Scoring: Mobilfunkbetreiber geben weiter Handy-Daten ungefragt an Schufa & Co.

Obwohl Datenschützer die Praxis als rechtswidrig einstufen, wollen Vodafone, Telefónica & Co. Auskunfteien weiter ohne Einwilligung beliefern.

In Pocket speichern vorlesen Druckansicht 207 Kommentare lesen

(Bild: nitpicker/Shutterstock.com)

Lesezeit: 3 Min.

Deutsche Mobilfunkbetreiber übermitteln offenbar weiterhin im großen Stil Vertragsdaten von Handy-Kunden ohne deren Einwilligung an Wirtschaftsauskunfteien wie die Schufa, damit diese sie auswerten können. Dies berichten der NDR und die Süddeutsche Zeitung (SZ). Damit stellen sich Vodafone, Telefónica & Co. gegen einen Beschluss der Datenschutzkonferenz von Bund und Ländern (DSK) vom September. Nach Angaben des Branchenverbands VATM prüfen die Mobilfunkbetreiber sogar eine Klage gegen die Entscheidung der DSK.

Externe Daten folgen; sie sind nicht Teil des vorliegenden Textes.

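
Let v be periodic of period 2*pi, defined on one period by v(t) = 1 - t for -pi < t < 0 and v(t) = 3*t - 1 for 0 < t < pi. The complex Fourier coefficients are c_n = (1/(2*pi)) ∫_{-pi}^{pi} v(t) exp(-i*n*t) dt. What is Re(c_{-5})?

-4/(25*pi)

Since v is real-valued, Re(c_{-5}) = (1/(2*pi)) ∫_{-pi}^{pi} v(t) cos(-5*t) dt = a_{5}/2.
Split the integral at the breakpoints.
Integrating by parts (boundary term plus one more integral), an antiderivative of (1 - t) cos(-5*t) is -t*sin(5*t)/5 + sin(5*t)/5 - cos(5*t)/25; evaluating from -pi to 0: ∫_{-pi}^{0} (1 - t) cos(-5*t) dt = (-1/25) - (1/25) = -2/25.
Integrating by parts (boundary term plus one more integral), an antiderivative of (3*t - 1) cos(-5*t) is 3*t*sin(5*t)/5 - sin(5*t)/5 + 3*cos(5*t)/25; evaluating from 0 to pi: ∫_{0}^{pi} (3*t - 1) cos(-5*t) dt = (-3/25) - (3/25) = -6/25.
So ∫_{-pi}^{pi} v(t) cos(-5*t) dt = -8/25.
Hence Re(c_{-5}) = (1/(2*pi))·(-8/25) = -4/(25*pi).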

Gleichzeitig plant dem Bericht des NDR zufolge aber auch der Verbraucherzentrale Bundesverband (vzbv), wegen der umkämpften Klauseln zur Datenweitergabe vor Gericht zu ziehen. Ferner bereiteten einzelne Verbraucherzentralen der Länder Unterlassungsklagen gegen Mobilfunkanbieter vor. Der Streit könnte so deutlich an Schärfe zunehmen.

Die DSK hatte im Herbst bekräftigt, dass Auskunfteien sogenannte Positivdaten, die nicht zur Erfassung etwa von Kreditverzügen notwendig sind, nicht unter Verweis auf die in der Datenschutz-Grundverordnung (DSGVO) vorgesehenen Ausnahmen speichern dürfen. Vielmehr verlangen die Aufsichtsbehörden, dass es "einer wirksamen Einwilligung der betroffenen Person unter Beachtung der hohen Anforderungen an die Freiwilligkeit bedarf". Betroffen seien "große Datenmengen über übliche Alltagsvorgänge im Wirtschaftsleben", die ohne Anlass "erhoben und verarbeitet würden".

Die Daten, um die es in der Auseinandersetzung geht, sind nicht Informationen über geführte Telefonate, sondern Angaben etwa zum Abschluss, zur Dauer oder eines Wechsels eines Vertrags. Deren Auswertung diene hauptsächlich der Betrugsprävention, hatten die Unternehmen in der Vergangenheit immer wieder betont.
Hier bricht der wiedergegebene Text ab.